Principal photography began on September 11, 2017, in Kentucky.

==Release==
The film had its world premiere at South by Southwest on March 10, 2019. It was released in select theaters on July 12, 2019. The film was released nationwide on July 19, 2019.

===Home media===
The film was released on Blu-ray and DVD in the United States on October 15, 2019.

==Reception==
On Rotten Tomatoes, the film holds an approval rating of based on reviews, with an average rating of . The site's critical consensus reads, "The Art of Self-Defense grapples compellingly with modern American masculinity and serves as an outstanding calling card for writer-director Riley Stearns." On Metacritic, the film has a weighted average score of 65 out of 100, based on 32 critics, indicating "generally favorable reviews".

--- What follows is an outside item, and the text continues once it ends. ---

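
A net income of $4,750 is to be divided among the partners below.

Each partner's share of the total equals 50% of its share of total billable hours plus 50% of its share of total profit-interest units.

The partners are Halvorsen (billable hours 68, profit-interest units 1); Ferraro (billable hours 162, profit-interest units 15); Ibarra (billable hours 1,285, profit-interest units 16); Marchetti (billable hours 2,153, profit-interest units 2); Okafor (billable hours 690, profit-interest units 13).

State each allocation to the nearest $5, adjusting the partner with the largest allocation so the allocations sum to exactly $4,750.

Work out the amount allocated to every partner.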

Peter Debruge of Variety wrote, "This singular black comedy balances off-kilter humor with an unexpectedly thriller-esque undercurrent, to the extent that audiences will find it tough to anticipate either the jokes or the dark, Fight Club-like turn things eventually take — all to strikingly original effect."

Writing in Rolling Stone, Peter Travers gives the film 2.5 out of 3 stars, writing: "The Art of Self-Defense sets itself up as the 90-pound weakling destined to live forever in the shadow of Fight Club. The good news is that writer-director Riley Stearns gets in a few good licks at toxic masculinity before odious comparisons to David Fincher's masterpiece blunt the film's comic and dramatic impact.